• James Harvey

Film Review: Ghost Stories - 2017

Format: DVD Language: English Released 2017

Director: Jeremy Dyson, Andy Nyman

Starring: Andy Nyman, Martin Freeman, Paul Whitehouse

The last in my insomnia driven horror movie marathon is ‘Ghost Stories’, a twisting horror anthology. Borrowing heavily from 60’s and 70’s English horrors such as the Hammer Horror films, as well as mixing in their own style of black humour and bleak storytelling, ‘Ghost Stories’ feels familiar yet refreshingly modern.

The film’s three main stories follow a sceptic professor named Phillip Goodman (Andy Nyman), who makes his living exposing paranormal frauds on his television show, mainly in the form of medium readings and paranormal investigations. He is contacted out of the blue by an old television show idol of his, who was presumed dead many years ago after his car was found abandoned on a rural road.

From this point the film branches off into three different, seemingly unconnected cases, although each is more extreme than the previous one. The first a standard haunted asylum tale, where a night watchman, Tony Matthews (Paul Whitehouse), is visited by the increasingly active spirit of a child.

The second case finds our protagonist Phillip, interviewing a paranoid and mentally disturbed young man, Simon Rifkind (Alex Lawther), in the lad’s home. Here the professor starts to notice things that may or may not be real. Simon spins a yard about a nightmarish incident late at night in a dark forest when his car breaks down. Yet, throughout his tale we are shown Simon’s relationship with his Father in the form of conversations over the phone and led to believe that he is a little loose with the truth; leaving both Phillip and the viewer trying to decide what parts of his story are true, if any of it is.

Finally, the third case brings us to the home of a wildly successful former banker, Mike Priddle (Martin Freeman) now lording it up on his rural estate. He tells the tale of a violent poltergeist that appears from nowhere and starts to harass him in his newly built, state of the art home.

After this the film starts to take a downturn story wise, the three cases start to connect and intertwine with Phillips life as well as his experiences with increasingly creepy coincidence. We see him struggle with his own inner demons and start to question his own beliefs and judgement.

It’s hard to continue without giving away the plot twist (sadly through the plot twist is so obvious you see it coming from early on in the film) so I’ll just say that the last act of the film, while a solid piece in its own right, jars with what came before.
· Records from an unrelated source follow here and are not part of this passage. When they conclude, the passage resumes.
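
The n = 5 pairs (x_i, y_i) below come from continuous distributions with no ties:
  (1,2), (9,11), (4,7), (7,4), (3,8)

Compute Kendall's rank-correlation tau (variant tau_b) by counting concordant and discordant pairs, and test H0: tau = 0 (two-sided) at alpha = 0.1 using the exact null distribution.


Step 1: Enumerate the 10 unordered pairs (i,j) with i<j and classify each by sign(x_j-x_i) * sign(y_j-y_i).
  (1,2):dx=+8,dy=+9->C; (1,3):dx=+3,dy=+5->C; (1,4):dx=+6,dy=+2->C; (1,5):dx=+2,dy=+6->C
  (2,3):dx=-5,dy=-4->C; (2,4):dx=-2,dy=-7->C; (2,5):dx=-6,dy=-3->C; (3,4):dx=+3,dy=-3->D
  (3,5):dx=-1,dy=+1->D; (4,5):dx=-4,dy=+4->D
Step 2: C = 7, D = 3, total pairs = 10.
Step 3: tau = (C - D)/(n(n-1)/2) = (7 - 3)/10 = 0.400000.
Step 4: Exact two-sided p-value (enumerate n! = 120 permutations of y under H0): p = 0.483333.
Step 5: alpha = 0.1. fail to reject H0.

tau_b = 0.4000 (C=7, D=3), p = 0.483333, fail to reject H0.


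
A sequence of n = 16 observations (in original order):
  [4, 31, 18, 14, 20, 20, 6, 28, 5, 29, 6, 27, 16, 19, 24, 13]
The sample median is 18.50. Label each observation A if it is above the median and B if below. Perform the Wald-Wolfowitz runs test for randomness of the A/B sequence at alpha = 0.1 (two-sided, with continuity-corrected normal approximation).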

The excellent tension and creep faction that is slowly built up from the three stories is brought to a sudden and disappointing end as the film turns into more of a melodrama than an outright horror.

After the conclusion of the film I can’t help but feel a little short changed with the whole experience. The stellar performances from Paul Whitehouse (good to see him in a film, he is an underused talent in England), Martin Freeman and the simply amazing talent of Alex Lawther, all builds up the awkward tension of the film only to be wasted on a poor and obvious ending.

Having said that, ‘Ghost Stories’ is well worth a watch and did have me looking behind myself at some points in the film, something that doesn’t happen much with modern horror films in my experience. Even Kirk, stirred from his slumber and was transfixed by the second story before drifting off again midway through the third.

I would recommend watching this film late at night with the lights off and an open mind. Don’t come with preconceived expectations and you’ll go away with as smile for the fun to be had with the first half of the film. While the final act was indeed creepy and slightly disturbing with Martin Freeman, giving us one of his better performances, it will sadly, in my honest opinion, leave you a little disappointed.